21 tego miesiąca dwuletni chłopiec opuścił pokój dziecinny przy drzwiach i był trzy kwadranse włócząc się po ulicy.
Mały chłopiec, który ledwo mówił, kręcił się po ulicach w pobliżu pokoju dziecinnego, dopóki chłopiec w wieku około 9 lat nie zobaczył go i nie towarzyszył mu w pobliskim barze. Wygląda na to, że dziewczyna wezwała policję w celu interwencji.
Jak czytam w wiadomościach, osoby odpowiedzialne za żłobek El Duende Verde na Teneryfie nie zdawały sobie z tego sprawy, dopóki policja się z nim nie skontaktowała.

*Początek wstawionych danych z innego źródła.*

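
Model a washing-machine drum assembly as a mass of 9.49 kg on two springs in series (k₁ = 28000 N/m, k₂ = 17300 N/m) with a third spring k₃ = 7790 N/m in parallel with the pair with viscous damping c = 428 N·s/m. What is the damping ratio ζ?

0.511

Series pair: k_s = k₁k₂/(k₁+k₂) = (28000)(17300)/(28000 + 17300) = 10690 N/m. In parallel with k₃: k_eq = 10690 + 7790 = 18480 N/m.
ω_n = √(k_eq/m) = √(18480/9.49) = 44.13 rad/s.
Critical damping c_c = 2√(k_eq·m) = 2√(18480 × 9.49) = 837.6 N·s/m, so ζ = c/c_c = 428/837.6 = 0.5110.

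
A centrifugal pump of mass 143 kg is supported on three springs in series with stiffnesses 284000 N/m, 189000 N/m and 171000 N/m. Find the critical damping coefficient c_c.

6250 N·s/m

Series springs: 1/k_eq = 1/284000 + 1/189000 + 1/171000 = 1.466×10^-5, so k_eq = 68210 N/m.
c_c = 2√(k_eq·m) = 2√(68210 × 143) = 2 × 3123 = 6246 N·s/m.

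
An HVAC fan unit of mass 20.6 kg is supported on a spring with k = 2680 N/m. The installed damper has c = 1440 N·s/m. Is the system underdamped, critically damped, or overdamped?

overdamped

c_c = 2√(k·m) = 469.9 N·s/m; ζ = c/c_c = 1440/469.9 = 3.06.
Since ζ > 1 the system is overdamped.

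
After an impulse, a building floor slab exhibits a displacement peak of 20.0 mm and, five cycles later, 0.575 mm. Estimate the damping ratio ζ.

0.112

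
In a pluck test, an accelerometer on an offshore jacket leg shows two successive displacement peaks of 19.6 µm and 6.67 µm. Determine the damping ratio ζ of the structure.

Logarithmic decrement δ = (1/n)·ln(x₀/x_n) = (1/1)·ln(19.6/6.67) = (1/1)·ln(2.939) = 1.078.
ζ = δ/√(4π² + δ²) = 1.078/√(39.48 + 1.16) = 1.078/6.375 = 0.1691.

0.169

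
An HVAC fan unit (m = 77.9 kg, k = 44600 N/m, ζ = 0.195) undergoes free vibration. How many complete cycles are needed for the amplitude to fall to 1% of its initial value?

Logarithmic decrement δ = 2πζ/√(1 − ζ²) = 2π × 0.1950/√(1 − 0.0380) = 1.249.
x_n/x₀ = e^(−nδ) ≤ 0.01; take ln: n ≥ ln(1/0.01)/δ = 4.605/1.249 = 3.686.
So 4 complete cycles are required.

4 cycles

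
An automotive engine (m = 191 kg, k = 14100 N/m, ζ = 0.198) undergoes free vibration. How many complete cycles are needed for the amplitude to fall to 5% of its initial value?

Logarithmic decrement δ = 2πζ/√(1 − ζ²) = 2π × 0.1980/√(1 − 0.0392) = 1.269.
x_n/x₀ = e^(−nδ) ≤ 0.05; take ln: n ≥ ln(1/0.05)/δ = 2.996/1.269 = 2.360.
So 3 complete cycles are required.

3 cycles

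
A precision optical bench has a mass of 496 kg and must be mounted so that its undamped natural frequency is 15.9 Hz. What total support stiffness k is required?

ω_n = 2πf_n = 2π × 15.9 = 99.90 rad/s.
k = m·ω_n² = 496 × 99.90² = 496 × 9981 = 4950000 N/m.

4950000 N/m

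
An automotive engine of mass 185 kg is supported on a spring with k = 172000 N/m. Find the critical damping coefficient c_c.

c_c = 2√(k·m) = 2√(172000 × 185) = 2 × 5641 = 11280 N·s/m.

11300 N·s/m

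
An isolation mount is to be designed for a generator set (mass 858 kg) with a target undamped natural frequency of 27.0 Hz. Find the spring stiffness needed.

24700000 N/m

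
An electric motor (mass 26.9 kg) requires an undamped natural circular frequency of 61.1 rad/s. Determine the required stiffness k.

k = m·ω_n² = 26.9 × 61.10² = 26.9 × 3733 = 100400 N/m.

100000 N/m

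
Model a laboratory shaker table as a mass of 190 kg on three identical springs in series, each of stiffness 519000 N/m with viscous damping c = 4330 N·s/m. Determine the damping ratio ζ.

0.378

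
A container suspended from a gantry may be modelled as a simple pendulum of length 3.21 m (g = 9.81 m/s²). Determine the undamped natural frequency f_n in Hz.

For a simple pendulum ω_n = √(g/L) = √(9.81/3.21) = √3.056 = 1.748 rad/s.
f_n = ω_n/(2π) = 1.748/6.283 = 0.2782 Hz.

0.278 Hz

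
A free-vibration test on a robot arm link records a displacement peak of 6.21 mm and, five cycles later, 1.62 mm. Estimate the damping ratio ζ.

0.0427

Logarithmic decrement δ = (1/n)·ln(x₀/x_n) = (1/5)·ln(6.21/1.62) = (1/5)·ln(3.833) = 0.2687.
ζ = δ/√(4π² + δ²) = 0.2687/√(39.48 + 0.0722) = 0.2687/6.289 = 0.04273.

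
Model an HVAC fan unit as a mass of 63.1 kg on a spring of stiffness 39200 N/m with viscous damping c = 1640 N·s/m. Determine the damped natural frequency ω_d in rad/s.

21.3 rad/s

ω_n = √(k/m) = √(39200/63.1) = 24.92 rad/s.
Critical damping c_c = 2√(k·m) = 2√(39200 × 63.1) = 3145 N·s/m, so ζ = c/c_c = 1640/3145 = 0.5214.
ω_d = ω_n√(1 − ζ²) = 24.92 × √(1 − 0.272) = 21.27 rad/s.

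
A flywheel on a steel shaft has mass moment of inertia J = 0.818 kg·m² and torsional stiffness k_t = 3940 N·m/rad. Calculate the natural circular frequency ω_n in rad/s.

ω_n = √(k_t/J) = √(3940/0.818) = √4817 = 69.40 rad/s.

69.4 rad/s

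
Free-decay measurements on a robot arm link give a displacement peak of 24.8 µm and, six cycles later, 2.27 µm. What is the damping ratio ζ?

0.0633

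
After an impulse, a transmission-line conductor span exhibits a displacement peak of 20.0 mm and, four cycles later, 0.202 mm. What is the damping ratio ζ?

Logarithmic decrement δ = (1/n)·ln(x₀/x_n) = (1/4)·ln(20.0/0.202) = (1/4)·ln(99.01) = 1.149.
ζ = δ/√(4π² + δ²) = 1.149/√(39.48 + 1.32) = 1.149/6.387 = 0.1799.

0.180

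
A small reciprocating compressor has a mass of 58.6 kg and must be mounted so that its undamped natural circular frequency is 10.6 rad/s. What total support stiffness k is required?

k = m·ω_n² = 58.6 × 10.60² = 58.6 × 112.4 = 6584 N/m.

6580 N/m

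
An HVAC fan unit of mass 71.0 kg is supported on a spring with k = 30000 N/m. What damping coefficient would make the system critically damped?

2920 N·s/m

c_c = 2√(k·m) = 2√(30000 × 71.0) = 2 × 1459 = 2919 N·s/m.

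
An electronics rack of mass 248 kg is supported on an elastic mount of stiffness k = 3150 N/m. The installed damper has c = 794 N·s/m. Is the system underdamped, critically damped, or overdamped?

c_c = 2√(k·m) = 1768 N·s/m; ζ = c/c_c = 794/1768 = 0.449.
Since ζ < 1 the system is underdamped.

underdamped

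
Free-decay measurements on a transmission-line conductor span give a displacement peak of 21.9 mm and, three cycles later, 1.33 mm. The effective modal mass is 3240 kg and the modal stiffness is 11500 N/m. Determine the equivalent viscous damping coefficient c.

Logarithmic decrement δ = (1/n)·ln(x₀/x_n) = (1/3)·ln(21.9/1.33) = (1/3)·ln(16.47) = 0.9338.
ζ = δ/√(4π² + δ²) = 0.9338/√(39.48 + 0.872) = 0.9338/6.352 = 0.1470.
c = ζ · 2√(km) = 0.1470 × 2√(11500 × 3240) = 0.1470 × 12210 = 1795 N·s/m.

1790 N·s/m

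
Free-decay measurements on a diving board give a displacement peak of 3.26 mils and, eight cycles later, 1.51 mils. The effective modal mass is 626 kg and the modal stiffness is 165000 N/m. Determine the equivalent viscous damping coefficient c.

311 N·s/m

Logarithmic decrement δ = (1/n)·ln(x₀/x_n) = (1/8)·ln(3.26/1.51) = (1/8)·ln(2.159) = 0.09620.
ζ = δ/√(4π² + δ²) = 0.09620/√(39.48 + 0.00925) = 0.09620/6.284 = 0.01531.
c = ζ · 2√(km) = 0.01531 × 2√(165000 × 626) = 0.01531 × 20330 = 311.2 N·s/m.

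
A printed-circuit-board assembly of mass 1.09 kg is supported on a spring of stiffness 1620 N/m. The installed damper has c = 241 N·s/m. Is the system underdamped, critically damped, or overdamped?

c_c = 2√(k·m) = 84.04 N·s/m; ζ = c/c_c = 241/84.04 = 2.87.
Since ζ > 1 the system is overdamped.

overdamped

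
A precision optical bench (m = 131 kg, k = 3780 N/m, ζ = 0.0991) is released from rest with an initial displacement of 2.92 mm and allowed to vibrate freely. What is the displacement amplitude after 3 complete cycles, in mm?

Logarithmic decrement δ = 2πζ/√(1 − ζ²) = 2π × 0.09910/√(1 − 0.00982) = 0.6257.
After n cycles, x_n/x₀ = e^(−nδ), so x_3 = 2.92 × e^(−3 × 0.6257) = 2.92 × 0.1530 = 0.4468 mm.

0.447 mm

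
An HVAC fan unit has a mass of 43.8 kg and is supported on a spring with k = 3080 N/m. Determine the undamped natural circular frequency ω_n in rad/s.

ω_n = √(k/m) = √(3080/43.8) = √70.32 = 8.386 rad/s.

8.39 rad/s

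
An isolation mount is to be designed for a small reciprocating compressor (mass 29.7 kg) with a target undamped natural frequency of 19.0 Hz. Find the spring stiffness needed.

ω_n = 2πf_n = 2π × 19.0 = 119.4 rad/s.
k = m·ω_n² = 29.7 × 119.4² = 29.7 × 14250 = 423300 N/m.

423000 N/m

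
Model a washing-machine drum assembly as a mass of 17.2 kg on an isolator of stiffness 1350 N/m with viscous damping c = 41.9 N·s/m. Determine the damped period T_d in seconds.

0.716 s

ω_n = √(k/m) = √(1350/17.2) = 8.859 rad/s.
Critical damping c_c = 2√(k·m) = 2√(1350 × 17.2) = 304.8 N·s/m, so ζ = c/c_c = 41.9/304.8 = 0.1375.
ω_d = ω_n√(1 − ζ²) = 8.859 × √(1 − 0.0189) = 8.775 rad/s.
T_d = 2π/ω_d = 0.7160 s.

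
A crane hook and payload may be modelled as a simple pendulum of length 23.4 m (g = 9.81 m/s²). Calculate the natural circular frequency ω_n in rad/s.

0.647 rad/s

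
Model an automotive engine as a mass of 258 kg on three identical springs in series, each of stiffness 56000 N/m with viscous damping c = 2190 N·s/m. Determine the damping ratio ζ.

Series springs: 1/k_eq = 3/56000, so k_eq = 56000/3 = 18670 N/m.
ω_n = √(k_eq/m) = √(18670/258) = 8.506 rad/s.
Critical damping c_c = 2√(k_eq·m) = 2√(18670 × 258) = 4389 N·s/m, so ζ = c/c_c = 2190/4389 = 0.4990.

0.499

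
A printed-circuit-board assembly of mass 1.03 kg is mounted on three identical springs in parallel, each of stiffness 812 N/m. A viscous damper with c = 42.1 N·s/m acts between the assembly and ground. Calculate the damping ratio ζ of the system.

0.420

Parallel springs add: k_eq = 3 × 812 = 2436 N/m.
ω_n = √(k_eq/m) = √(2436/1.03) = 48.63 rad/s.
Critical damping c_c = 2√(k_eq·m) = 2√(2436 × 1.03) = 100.2 N·s/m, so ζ = c/c_c = 42.1/100.2 = 0.4202.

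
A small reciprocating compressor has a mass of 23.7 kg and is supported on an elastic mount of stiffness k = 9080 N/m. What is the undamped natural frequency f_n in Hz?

3.12 Hz

ω_n = √(k/m) = √(9080/23.7) = √383.1 = 19.57 rad/s.
f_n = ω_n/(2π) = 19.57/6.283 = 3.115 Hz.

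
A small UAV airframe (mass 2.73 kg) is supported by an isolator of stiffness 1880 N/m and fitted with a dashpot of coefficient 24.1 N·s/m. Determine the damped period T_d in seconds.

ω_n = √(k/m) = √(1880/2.73) = 26.24 rad/s.
Critical damping c_c = 2√(k·m) = 2√(1880 × 2.73) = 143.3 N·s/m, so ζ = c/c_c = 24.1/143.3 = 0.1682.
ω_d = ω_n√(1 − ζ²) = 26.24 × √(1 − 0.0283) = 25.87 rad/s.
T_d = 2π/ω_d = 0.2429 s.

0.243 s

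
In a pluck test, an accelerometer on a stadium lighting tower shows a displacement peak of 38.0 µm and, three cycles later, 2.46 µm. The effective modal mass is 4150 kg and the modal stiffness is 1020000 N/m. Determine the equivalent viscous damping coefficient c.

Logarithmic decrement δ = (1/n)·ln(x₀/x_n) = (1/3)·ln(38.0/2.46) = (1/3)·ln(15.45) = 0.9125.
ζ = δ/√(4π² + δ²) = 0.9125/√(39.48 + 0.833) = 0.9125/6.349 = 0.1437.
c = ζ · 2√(km) = 0.1437 × 2√(1020000 × 4150) = 0.1437 × 130100 = 18700 N·s/m.

18700 N·s/m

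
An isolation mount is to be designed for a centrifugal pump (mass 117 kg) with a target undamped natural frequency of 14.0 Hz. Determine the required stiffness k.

ω_n = 2πf_n = 2π × 14.0 = 87.96 rad/s.
k = m·ω_n² = 117 × 87.96² = 117 × 7738 = 905300 N/m.

905000 N/m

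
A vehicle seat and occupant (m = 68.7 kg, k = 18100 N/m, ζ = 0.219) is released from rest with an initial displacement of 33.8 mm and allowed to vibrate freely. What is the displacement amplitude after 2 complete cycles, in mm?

2.01 mm

Logarithmic decrement δ = 2πζ/√(1 − ζ²) = 2π × 0.2190/√(1 − 0.0480) = 1.410.
After n cycles, x_n/x₀ = e^(−nδ), so x_2 = 33.8 × e^(−2 × 1.410) = 33.8 × 0.05958 = 2.014 mm.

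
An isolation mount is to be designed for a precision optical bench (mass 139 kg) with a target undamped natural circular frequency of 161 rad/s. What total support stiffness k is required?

k = m·ω_n² = 139 × 161.0² = 139 × 25920 = 3603000 N/m.

3600000 N/m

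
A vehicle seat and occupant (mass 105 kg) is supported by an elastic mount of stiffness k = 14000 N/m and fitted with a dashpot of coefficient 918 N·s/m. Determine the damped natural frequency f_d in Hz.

1.70 Hz

ω_n = √(k/m) = √(14000/105) = 11.55 rad/s.
Critical damping c_c = 2√(k·m) = 2√(14000 × 105) = 2425 N·s/m, so ζ = c/c_c = 918/2425 = 0.3786.
ω_d = ω_n√(1 − ζ²) = 11.55 × √(1 − 0.143) = 10.69 rad/s.
f_d = ω_d/(2π) = 1.701 Hz.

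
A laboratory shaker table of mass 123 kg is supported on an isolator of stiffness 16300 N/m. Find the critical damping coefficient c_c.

c_c = 2√(k·m) = 2√(16300 × 123) = 2 × 1416 = 2832 N·s/m.

2830 N·s/m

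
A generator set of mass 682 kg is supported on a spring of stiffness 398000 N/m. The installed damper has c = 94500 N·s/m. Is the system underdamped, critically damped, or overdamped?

overdamped

c_c = 2√(k·m) = 32950 N·s/m; ζ = c/c_c = 94500/32950 = 2.87.
Since ζ > 1 the system is overdamped.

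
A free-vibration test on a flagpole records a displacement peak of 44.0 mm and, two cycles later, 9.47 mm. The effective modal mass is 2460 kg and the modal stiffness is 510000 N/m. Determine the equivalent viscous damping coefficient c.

8600 N·s/m

Logarithmic decrement δ = (1/n)·ln(x₀/x_n) = (1/2)·ln(44.0/9.47) = (1/2)·ln(4.646) = 0.7680.
ζ = δ/√(4π² + δ²) = 0.7680/√(39.48 + 0.590) = 0.7680/6.330 = 0.1213.
c = ζ · 2√(km) = 0.1213 × 2√(510000 × 2460) = 0.1213 × 70840 = 8595 N·s/m.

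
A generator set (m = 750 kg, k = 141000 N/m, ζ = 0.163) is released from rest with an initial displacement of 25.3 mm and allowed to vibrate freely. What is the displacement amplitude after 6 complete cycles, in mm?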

Mimo to właściciel wyjaśnia to „Jeden z opiekunów zauważył stratę chłopca i szukali go, dopóki nie przybyli w tym samym czasie razem z policją krajową”.
Sąsiedzi skomentowali wiadomości, które zgorszyły, nie uznając losu dziecka, które nie przeszło żadną drogą ani nie zostało porwane. To, że 2-letni chłopiec, który ledwo mówi, może przejść przez drzwi pokoju dziecinnego, jest bardzo niepokojący, że ma 45 minut spaceru i zabawy w mieście jest jeszcze bardziej niepokojący i że osoba, która ostatecznie będzie towarzyszyć dziecku w miejscu schronienie przed 9-letnim chłopcem sprawia, że czuję się gorzej.
Czy tylko dzieci łapią podobny problem? Czy to coś w rodzaju szóstego zmysłu kotów, który mówi, że postrzega duchy? Czy jesteśmy tacy dorośli? zdrętwiały Co sprawia, że oglądanie 2-letniego chłopca idącego przez miasto nie powoduje, że działamy?